The Government’s own forecasts show that they cannot be afforded. We therefore cannot trust the Morrison Government. Instead, these tax cuts will result in further cuts to essential services after the election, but right now Scotty from Marketing is not telling the electorate about these necessary but hidden plans.

In addition, it would help if Labor went to the election with a recast set of income tax scales that raised the necessary revenue, but more equitably than the Government’s tax scales. That could make it more difficult for the Government to argue against dropping the Stage 3 cuts, if Labor’s alternative was demonstrably more equitable.

Alternatively, if Labor does not want to commit to a detailed new income tax rate scale before the election, it might be possible to introduce some alternative commitments that would help deflect the charge that Labor is always the Party of higher taxes.

For example, the latest Budget shows that government payments as a share of GDP are expected to “remain flat across the medium term,… [and] At the end of the medium term, payments are projected to be 26.2 per cent of GDP.” Labor could commit to maintaining this level of expenditure – the same as the Government – but then make the point that good economic management would require that this level of expenditure should be matched by revenue.

Thus, Labor would give itself the freedom to work out after the election the best way of raising the extra revenue, while putting an upper limit on the amount and making the case that this extra revenue is needed and responsible.
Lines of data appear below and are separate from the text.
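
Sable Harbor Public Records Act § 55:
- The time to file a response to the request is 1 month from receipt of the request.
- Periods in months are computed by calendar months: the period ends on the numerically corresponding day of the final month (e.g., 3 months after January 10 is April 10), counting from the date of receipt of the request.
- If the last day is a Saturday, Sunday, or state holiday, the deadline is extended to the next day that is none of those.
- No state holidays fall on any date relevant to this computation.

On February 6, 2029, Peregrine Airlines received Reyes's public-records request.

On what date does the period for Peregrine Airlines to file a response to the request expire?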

The electorate would then be asked: who do they trust, noting that Labor is being honest in pointing out that after the election the Coalition will either have to increase taxation or further reduce essential services. By contrast, Labor would be coming clean before the election, and committing to a tax system that will ensure proper budget repair and be more equitable, while guaranteeing essential services.